Stargazer
Bluelight Crew
- Joined
- Apr 28, 2013
- Messages
- 1,673
I have been up all night, completely devestated. About my own actions. I take full responsibility for this, and have absolutely noone I can openly and honestly .talk to about it...I really need someone to talk to. I have a very social, open personality. There is nothing my friends could not tell me. However, it isn't the same way in return.
First, I want to say "Thankyou" to Bluelight, and all of the members. Sincerely.
Many of the posts gave me some hope. Some made me smile. It's been only this board and me all night, while I sat here feeling the full impact of my actions.
Let me explain a little. In the past few months, I have backslid. I stepped back into a horrible period of time...that I honestly thought was over. I am intelligent enough to never say never. It just seemed in the "highly unlikely" category. But when you come into a little bit of money, and your drug of choice can be delivered to your door, well, as most of us know, it's a terrible situation. At first, it was because I ran out of my rx early, and a "friend" found a connection. This "friend" is aware that I am an addict, and have a history, and of course, the charge to have something delivered to your door is extremely exspensive, and out of my league. I didn't come into a millions and millions of dollars.
For most of my adult life, I have struggled financially. I have a conditon that causes crippling pain, and it's chronic. Suffice to say, it felt good to have a few thousand dollars in my account for a change...It felt comforting. That is the first word that comes to mind. Instead of constantly worrying about every penny I spend at every second, and God forbid something happens, etc...on top of it, I didn't buy one nice thing for myself...other than the coffee beans that I like, and some teas.
For quite a while, I'm in the mindset that I cannot get things. So, when I had some money, I was still in that mentality. I need many things...I also am the one that needs to take charge of the household. It's all on me, trust me. I cannot rely on my husband to do it. And I can't talk to him, because he's in the same boat as me...
I'm far past the days of thinking something like this is great. I have no good explanation on why I've done this. Obviously it's spilled milk, and I want to change this...I actually don't have the money to spend anymore, and did put a majority of it in an account that I don't have instant access to.
However, I had to borrow money from myself, in order to pay the bills this month. That is unbelievable.
It's not only the money. It's everything about it. Seeing paraphenilia(?) all over again. Empty bags, etc. Of course, I don't look back fondly on the memories of that time in my life.
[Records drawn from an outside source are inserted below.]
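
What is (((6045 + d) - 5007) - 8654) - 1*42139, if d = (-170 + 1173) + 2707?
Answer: -46045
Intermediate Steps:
d = 3710 (d = 1003 + 2707 = 3710)
(((6045 + d) - 5007) - 8654) - 1*42139 = (((6045 + 3710) - 5007) - 8654) - 1*42139 = ((9755 - 5007) - 8654) - 42139 = (4748 - 8654) - 42139 = -3906 - 42139 = -46045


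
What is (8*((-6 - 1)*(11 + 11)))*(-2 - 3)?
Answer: 6160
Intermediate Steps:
(8*((-6 - 1)*(11 + 11)))*(-2 - 3) = (8*(-7*22))*(-5) = (8*(-154))*(-5) = -1232*(-5) = 6160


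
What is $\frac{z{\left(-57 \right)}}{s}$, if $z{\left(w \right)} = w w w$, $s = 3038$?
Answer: $- \frac{185193}{3038} \approx -60.959$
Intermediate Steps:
$z{\left(w \right)} = w^{3}$ ($z{\left(w \right)} = w^{2} w = w^{3}$)
$\frac{z{\left(-57 \right)}}{s} = \frac{\left(-57\right)^{3}}{3038} = \left(-185193\right) \frac{1}{3038} = - \frac{185193}{3038}$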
I actually don't know what else to say....Thankyou for letting me get this off of my chest somewhere...to someone...anyone. Sorry this is so poorly written...I'm so upset, it's hard to even put this into words.
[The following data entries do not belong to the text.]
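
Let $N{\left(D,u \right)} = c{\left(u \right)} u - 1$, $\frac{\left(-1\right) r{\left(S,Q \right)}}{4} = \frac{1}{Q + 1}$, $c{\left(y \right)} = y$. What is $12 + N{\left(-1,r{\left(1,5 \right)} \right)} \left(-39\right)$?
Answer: $\frac{101}{3} \approx 33.667$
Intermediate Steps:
$r{\left(S,Q \right)} = - \frac{4}{1 + Q}$ ($r{\left(S,Q \right)} = - \frac{4}{Q + 1} = - \frac{4}{1 + Q}$)
$N{\left(D,u \right)} = -1 + u^{2}$ ($N{\left(D,u \right)} = u u - 1 = u^{2} - 1 = -1 + u^{2}$)
$12 + N{\left(-1,r{\left(1,5 \right)} \right)} \left(-39\right) = 12 + \left(-1 + \left(- \frac{4}{1 + 5}\right)^{2}\right) \left(-39\right) = 12 + \left(-1 + \left(- \frac{4}{6}\right)^{2}\right) \left(-39\right) = 12 + \left(-1 + \left(\left(-4\right) \frac{1}{6}\right)^{2}\right) \left(-39\right) = 12 + \left(-1 + \left(- \frac{2}{3}\right)^{2}\right) \left(-39\right) = 12 + \left(-1 + \frac{4}{9}\right) \left(-39\right) = 12 - - \frac{65}{3} = 12 + \frac{65}{3} = \frac{101}{3}$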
First, I want to say "Thankyou" to Bluelight, and all of the members. Sincerely.
Many of the posts gave me some hope. Some made me smile. It's been only this board and me all night, while I sat here feeling the full impact of my actions.Let me explain a little. In the past few months, I have backslid. I stepped back into a horrible period of time...that I honestly thought was over. I am intelligent enough to never say never. It just seemed in the "highly unlikely" category. But when you come into a little bit of money, and your drug of choice can be delivered to your door, well, as most of us know, it's a terrible situation. At first, it was because I ran out of my rx early, and a "friend" found a connection. This "friend" is aware that I am an addict, and have a history, and of course, the charge to have something delivered to your door is extremely exspensive, and out of my league. I didn't come into a millions and millions of dollars.
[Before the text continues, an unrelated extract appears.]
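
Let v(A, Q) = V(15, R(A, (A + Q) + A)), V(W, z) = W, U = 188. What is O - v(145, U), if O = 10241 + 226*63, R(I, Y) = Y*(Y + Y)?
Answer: 24464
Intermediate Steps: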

For most of my adult life, I have struggled financially. I have a conditon that causes crippling pain, and it's chronic. Suffice to say, it felt good to have a few thousand dollars in my account for a change...It felt comforting. That is the first word that comes to mind. Instead of constantly worrying about every penny I spend at every second, and God forbid something happens, etc...on top of it, I didn't buy one nice thing for myself...other than the coffee beans that I like, and some teas.
For quite a while, I'm in the mindset that I cannot get things. So, when I had some money, I was still in that mentality. I need many things...I also am the one that needs to take charge of the household. It's all on me, trust me. I cannot rely on my husband to do it. And I can't talk to him, because he's in the same boat as me...
I'm far past the days of thinking something like this is great. I have no good explanation on why I've done this. Obviously it's spilled milk, and I want to change this...I actually don't have the money to spend anymore, and did put a majority of it in an account that I don't have instant access to.
However, I had to borrow money from myself, in order to pay the bills this month. That is unbelievable.
It's not only the money. It's everything about it. Seeing paraphenilia(?) all over again. Empty bags, etc. Of course, I don't look back fondly on the memories of that time in my life.
I actually don't know what else to say....Thankyou for letting me get this off of my chest somewhere...to someone...anyone. Sorry this is so poorly written...I'm so upset, it's hard to even put this into words.